Source: Independent Group of Scientists, 2019

Strategic Measures For Capacity Building

The 2023 GSDR suggests implementing national plans dedicated to investing in capacity building for sustainable development. Such strategic planning may necessitate the restructuring of policymaking and public administration to refine capacity-building mechanisms across various levels, stakeholders, and sectors. 
The report underscores a critical call for heightened aspirations, coupled with the initiation of holistic, seamlessly integrated, and transformational interventions to herald a future marked by global advancement. In its 2019 iteration, the Global Sustainable Development Report (GSDR) paved the way by unveiling an organized framework meticulously built upon six pivotal entry points and four dynamic levers.
The 2023 Global Sustainable Development Report (GSDR) delineates several focused strategies aimed at enhancing capacity building: 
  1. Transformation Management: This involves nurturing the development of key stakeholders, including policymakers, academics, CEOs, and Civil Society Organizations (CSOs), by fostering multi-sectoral and inter-ministerial capacities.  
  2. Foresight Capacity: The emphasis here is on honing long-term strategic vision and enhancing adaptability to external shocks and emerging opportunities.  
  3. Public Engagement: Efforts should be geared towards establishing secure and receptive spaces where meaningful dialogue can occur with various societal groups. This includes youth, philanthropists, women’s collectives, Indigenous communities, individuals living with disabilities, and other marginalized cohorts. 
  4. Knowledge Production: There’s a call to fortify the mechanisms through which socially robust and inclusive scientific knowledge (encompassing Indigenous knowledge) is produced, validated, and disseminated.  
  5. Science-Policy-Society Interface: The report recommends the creation of interactive platforms facilitating dialogue and cooperation among the triad of science, policy, and society. This initiative aims to bolster public confidence in scientific enterprise and discourse.
  6. Conflict Resolution and Negotiation Skills: Countries are urged to refine their approaches to navigating through the acceleration phase and enhancing their conflict resolution and mediation skills.
  7. SDGs and Business Practices: Large corporations and multinational entities are encouraged to integrate sustainability practices within their operational value chains.
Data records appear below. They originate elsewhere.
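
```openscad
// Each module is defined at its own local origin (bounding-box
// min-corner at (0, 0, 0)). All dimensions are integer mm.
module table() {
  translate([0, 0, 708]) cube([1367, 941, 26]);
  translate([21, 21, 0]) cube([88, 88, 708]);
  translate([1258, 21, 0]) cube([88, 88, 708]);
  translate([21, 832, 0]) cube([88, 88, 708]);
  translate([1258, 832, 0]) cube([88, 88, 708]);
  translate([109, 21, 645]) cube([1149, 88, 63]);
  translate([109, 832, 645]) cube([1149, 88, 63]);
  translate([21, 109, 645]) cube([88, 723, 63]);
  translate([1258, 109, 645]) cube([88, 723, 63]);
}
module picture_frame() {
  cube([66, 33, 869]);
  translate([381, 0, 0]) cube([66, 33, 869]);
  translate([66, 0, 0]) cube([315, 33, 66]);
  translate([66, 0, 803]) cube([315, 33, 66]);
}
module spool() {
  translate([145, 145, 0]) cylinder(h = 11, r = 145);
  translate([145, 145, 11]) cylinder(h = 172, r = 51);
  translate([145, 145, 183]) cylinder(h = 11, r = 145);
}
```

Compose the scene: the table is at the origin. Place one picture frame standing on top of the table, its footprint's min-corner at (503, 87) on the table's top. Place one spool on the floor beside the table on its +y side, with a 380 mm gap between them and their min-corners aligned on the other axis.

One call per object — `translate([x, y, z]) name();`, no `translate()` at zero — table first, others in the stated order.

table();
translate([503, 87, 734]) picture_frame();
translate([0, 1321, 0]) spool();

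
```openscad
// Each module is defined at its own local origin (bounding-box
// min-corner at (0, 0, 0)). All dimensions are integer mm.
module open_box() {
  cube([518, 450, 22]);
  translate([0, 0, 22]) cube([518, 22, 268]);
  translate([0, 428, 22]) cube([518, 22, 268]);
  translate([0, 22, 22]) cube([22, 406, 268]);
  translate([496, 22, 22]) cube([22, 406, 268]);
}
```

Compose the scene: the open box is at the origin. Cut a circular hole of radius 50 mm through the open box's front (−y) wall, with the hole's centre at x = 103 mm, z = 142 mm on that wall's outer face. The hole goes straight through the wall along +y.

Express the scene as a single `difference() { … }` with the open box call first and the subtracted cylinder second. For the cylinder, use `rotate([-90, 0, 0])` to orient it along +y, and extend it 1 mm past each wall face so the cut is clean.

difference() {
  open_box();
  translate([103, -1, 142]) rotate([-90, 0, 0]) cylinder(h = 24, r = 50);
}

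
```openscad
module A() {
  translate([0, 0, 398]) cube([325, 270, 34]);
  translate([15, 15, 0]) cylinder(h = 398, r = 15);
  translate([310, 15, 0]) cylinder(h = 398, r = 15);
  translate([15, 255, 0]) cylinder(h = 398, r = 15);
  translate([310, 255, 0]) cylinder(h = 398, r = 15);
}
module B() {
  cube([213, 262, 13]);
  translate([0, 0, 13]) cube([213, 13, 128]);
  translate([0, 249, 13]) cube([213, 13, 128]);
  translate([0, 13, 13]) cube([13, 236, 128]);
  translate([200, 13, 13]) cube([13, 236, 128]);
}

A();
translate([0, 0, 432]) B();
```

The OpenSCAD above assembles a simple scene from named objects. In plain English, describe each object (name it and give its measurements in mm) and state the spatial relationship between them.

A is a four-legged stool. The seat is a 325×270×34 mm slab whose top surface is at z = 432 mm; four round legs, each 30 mm in diameter, run from the floor (z = 0) to the underside of the seat, each leg's axis is inset half a diameter from the nearest pair of seat edges (so the leg's bounding box is flush with the corner).

B is an open storage box with external size 213×262×141 mm and wall thickness 13 mm (the base is also 13 mm thick). The base covers the whole footprint; the four walls stand on the base, with the y-facing walls full-width and the x-facing walls fitting between their inner faces.

The open box is on top of the stool.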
Concurrently, consumers are urged to actively demand better sustainability practices, effectively leveraging their collective voice.
Achieving the SDGs necessitates concerted efforts and decisive actions. The 2023 GSDR calls for improving underlying conditions such as climate change and inequality, establishing transformation frameworks and action plans, and promoting science that is multidisciplinary, equitably produced, openly shared, and socially robust. The report concludes, “Close collaboration at the science-policy-society interface among scientists, policymakers, and social actors is vital to building trust, establishing a scientific basis for progress, delivering findings, and effectively communicating these to society.